Para escarmiento de aquellos que creen que España siempre se movió en el furgón de cola conviene recordar que fue el primer estado europeo que emitió algo así como bonos de la deuda soberana (asientos) allá por el S. XVI y también el primero que decretó una suspensión de pagos (Felipe II), llevándose por delante precisamente a poderosos banqueros alemanes. El suceso hizo escuela y las deudas y las quiebras se multiplicaron en Europa (escribí sobre esto no hace mucho en un post que titulé “Historia urgente de la deuda española”). En aquella época la banca no tenía la importancia que tiene hoy para el funcionamiento normal de la economía de un estado. Las finanzas eran un sector marginal y una debacle como la que produjo el monarca español no tuvo mayores consecuencias en el país de origen de los banqueros. Hoy el hundimiento de la banca, la destrucción de un sistema financiero, tendría consecuencias catastróficas. Es lo que ocurriría en Francia y Alemania, principales tenedores de la deuda española, si se produjese una suspensión de pagos, a pesar de los esfuerzos que han hecho en los últimos meses por liberarse de parte de ella. Con toda probabilidad no resistirían el envite. La onda no libraría a Inglaterra y alcanzaría a USA.

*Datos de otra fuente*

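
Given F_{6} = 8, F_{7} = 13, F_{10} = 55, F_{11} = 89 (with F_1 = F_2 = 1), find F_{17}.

By the addition formula F_{m+n} = F_m F_{n+1} + F_{m−1} F_n with m=7, n=10: F_{17} = 13·89 + 8·55 = 1157 + 440 = 1597.

1597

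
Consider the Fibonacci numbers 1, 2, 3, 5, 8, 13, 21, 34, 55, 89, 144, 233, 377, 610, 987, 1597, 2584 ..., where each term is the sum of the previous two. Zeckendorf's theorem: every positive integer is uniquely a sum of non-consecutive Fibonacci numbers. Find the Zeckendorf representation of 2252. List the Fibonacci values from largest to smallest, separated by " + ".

1597 + 610 + 34 + 8 + 3

largest Fibonacci ≤ 2252 is 1597; 2252 − 1597 = 655
largest Fibonacci ≤ 655 is 610; 655 − 610 = 45
largest Fibonacci ≤ 45 is 34; 45 − 34 = 11
largest Fibonacci ≤ 11 is 8; 11 − 8 = 3
largest Fibonacci ≤ 3 is 3; 3 − 3 = 0
So 2252 = 1597 + 610 + 34 + 8 + 3, with no two terms consecutive in the sequence.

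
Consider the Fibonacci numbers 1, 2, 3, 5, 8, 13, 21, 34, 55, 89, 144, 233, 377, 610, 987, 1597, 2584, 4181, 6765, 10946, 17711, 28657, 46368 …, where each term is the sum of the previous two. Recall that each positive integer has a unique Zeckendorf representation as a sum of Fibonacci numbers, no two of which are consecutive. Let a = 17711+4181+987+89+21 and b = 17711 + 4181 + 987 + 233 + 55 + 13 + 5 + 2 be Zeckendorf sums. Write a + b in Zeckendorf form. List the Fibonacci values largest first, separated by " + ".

28657 + 10946 + 4181 + 1597 + 610 + 144 + 34 + 5 + 2

The two numbers are 22989 and 23187, so their sum is 46176.
Greedy algorithm:
46176 − 28657 = 17519
17519 − 10946 = 6573
6573 − 4181 = 2392
2392 − 1597 = 795
795 − 610 = 185
185 − 144 = 41
41 − 34 = 7
7 − 5 = 2
2 − 2 = 0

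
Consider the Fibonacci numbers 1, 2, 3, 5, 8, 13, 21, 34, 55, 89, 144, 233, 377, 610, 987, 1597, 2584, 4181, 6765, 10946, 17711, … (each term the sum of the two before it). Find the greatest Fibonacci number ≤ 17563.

10946 ≤ 17563 < 17711, so the largest Fibonacci number not exceeding 17563 is 10946.

10946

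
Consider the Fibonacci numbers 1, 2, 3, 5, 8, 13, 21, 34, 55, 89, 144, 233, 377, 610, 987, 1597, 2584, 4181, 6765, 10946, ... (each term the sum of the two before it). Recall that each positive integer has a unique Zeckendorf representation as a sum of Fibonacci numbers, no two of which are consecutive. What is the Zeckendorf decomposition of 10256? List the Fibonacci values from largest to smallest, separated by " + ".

6765 + 2584 + 610 + 233 + 55 + 8 + 1

largest Fibonacci ≤ 10256 is 6765; 10256 − 6765 = 3491
largest Fibonacci ≤ 3491 is 2584; 3491 − 2584 = 907
largest Fibonacci ≤ 907 is 610; 907 − 610 = 297
largest Fibonacci ≤ 297 is 233; 297 − 233 = 64
largest Fibonacci ≤ 64 is 55; 64 − 55 = 9
largest Fibonacci ≤ 9 is 8; 9 − 8 = 1
largest Fibonacci ≤ 1 is 1; 1 − 1 = 0
So 10256 = 6765 + 2584 + 610 + 233 + 55 + 8 + 1, with no two terms consecutive in the sequence.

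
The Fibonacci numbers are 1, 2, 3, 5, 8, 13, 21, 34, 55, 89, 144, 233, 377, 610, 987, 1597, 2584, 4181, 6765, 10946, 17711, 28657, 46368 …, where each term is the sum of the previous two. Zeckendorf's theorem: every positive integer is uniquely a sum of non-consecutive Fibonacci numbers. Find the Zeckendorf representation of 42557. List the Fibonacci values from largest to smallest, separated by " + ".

28657 + 10946 + 2584 + 233 + 89 + 34 + 13 + 1

Greedy algorithm:
largest Fibonacci ≤ 42557 is 28657; 42557 − 28657 = 13900
largest Fibonacci ≤ 13900 is 10946; 13900 − 10946 = 2954
largest Fibonacci ≤ 2954 is 2584; 2954 − 2584 = 370
largest Fibonacci ≤ 370 is 233; 370 − 233 = 137
largest Fibonacci ≤ 137 is 89; 137 − 89 = 48
largest Fibonacci ≤ 48 is 34; 48 − 34 = 14
largest Fibonacci ≤ 14 is 13; 14 − 13 = 1
largest Fibonacci ≤ 1 is 1; 1 − 1 = 0
So 42557 = 28657 + 10946 + 2584 + 233 + 89 + 34 + 13 + 1, with no two terms consecutive in the sequence.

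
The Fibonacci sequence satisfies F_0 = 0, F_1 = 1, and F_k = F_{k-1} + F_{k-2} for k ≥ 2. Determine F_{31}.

1346269

Iterating the recurrence up to F_{26} = 121393 and F_{25} = 75025:
F_{27} = F_{26} + F_{25} = 121393 + 75025 = 196418
F_{28} = F_{27} + F_{26} = 196418 + 121393 = 317811
F_{29} = F_{28} + F_{27} = 317811 + 196418 = 514229
F_{30} = F_{29} + F_{28} = 514229 + 317811 = 832040
F_{31} = F_{30} + F_{29} = 832040 + 514229 = 1346269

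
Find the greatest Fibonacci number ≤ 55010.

46368

46368 ≤ 55010 < 75025, so the largest Fibonacci number not exceeding 55010 is 46368.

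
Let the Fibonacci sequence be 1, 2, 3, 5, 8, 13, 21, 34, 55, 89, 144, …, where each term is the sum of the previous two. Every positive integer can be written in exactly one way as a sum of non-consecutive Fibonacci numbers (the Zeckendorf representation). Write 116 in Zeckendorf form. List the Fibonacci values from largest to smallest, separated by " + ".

89 + 21 + 5 + 1

Greedy algorithm:
take 89 (≤ 116); 116 − 89 = 27
take 21 (≤ 27); 27 − 21 = 6
take 5 (≤ 6); 6 − 5 = 1
take 1 (≤ 1); 1 − 1 = 0
So 116 = 89 + 21 + 5 + 1, with no two terms consecutive in the sequence.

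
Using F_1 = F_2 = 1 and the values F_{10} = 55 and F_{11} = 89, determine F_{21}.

By F_{2k+1} = F_k² + F_{k+1}²: F_{21} = 55² + 89² = 3025 + 7921 = 10946.

10946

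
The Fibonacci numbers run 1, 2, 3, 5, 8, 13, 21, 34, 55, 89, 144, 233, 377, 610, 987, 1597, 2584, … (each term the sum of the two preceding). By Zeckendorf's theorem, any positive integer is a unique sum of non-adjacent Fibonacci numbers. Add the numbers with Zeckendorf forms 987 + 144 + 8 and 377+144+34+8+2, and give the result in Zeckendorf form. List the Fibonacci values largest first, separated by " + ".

The two numbers are 1139 and 565, so their sum is 1704.
subtract 1597 from 1704: 107 remains
subtract 89 from 107: 18 remains
subtract 13 from 18: 5 remains
subtract 5 from 5: 0 remains

1597 + 89 + 13 + 5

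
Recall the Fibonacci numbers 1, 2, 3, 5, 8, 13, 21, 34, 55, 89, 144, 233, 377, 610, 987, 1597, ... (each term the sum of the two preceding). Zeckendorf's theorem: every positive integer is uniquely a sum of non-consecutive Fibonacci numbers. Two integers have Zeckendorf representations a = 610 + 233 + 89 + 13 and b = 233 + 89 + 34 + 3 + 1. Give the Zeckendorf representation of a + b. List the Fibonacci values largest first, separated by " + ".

987 + 233 + 55 + 21 + 8 + 1

The two numbers are 945 and 360, so their sum is 1305.
987 ≤ 1305 < 1597, so take 987; remainder 318
233 ≤ 318 < 377, so take 233; remainder 85
55 ≤ 85 < 89, so take 55; remainder 30
21 ≤ 30 < 34, so take 21; remainder 9
8 ≤ 9 < 13, so take 8; remainder 1
1 ≤ 1 < 2, so take 1; remainder 0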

La espada de Damocles de una posible quiebra más o menos descontrolada genera una enorme actividad para convencer al gobierno español de las virtudes de una intervención o rescate, mientras que la resistencia es la mejor baza para hacer valer nuestros intereses y lograr una salida más ventajosa sin perder soberanía ni fuerza negociadora de forma dramática. Hacer dejación de esa “ventaja” sería el último acto de suicidio, en este lento proceso de auto liquidación en que nos afanamos desde hace años. Que nuestra posición se defienda mejor junto a Merkel o junto a Hollande es un dilema que no estoy en condiciones de dilucidar.
No arriendo la ganancia a los protagonistas del momento, pero, si he de ser sincero, no lo lamento por ellos. Hicieron méritos para ésta y más tribulaciones.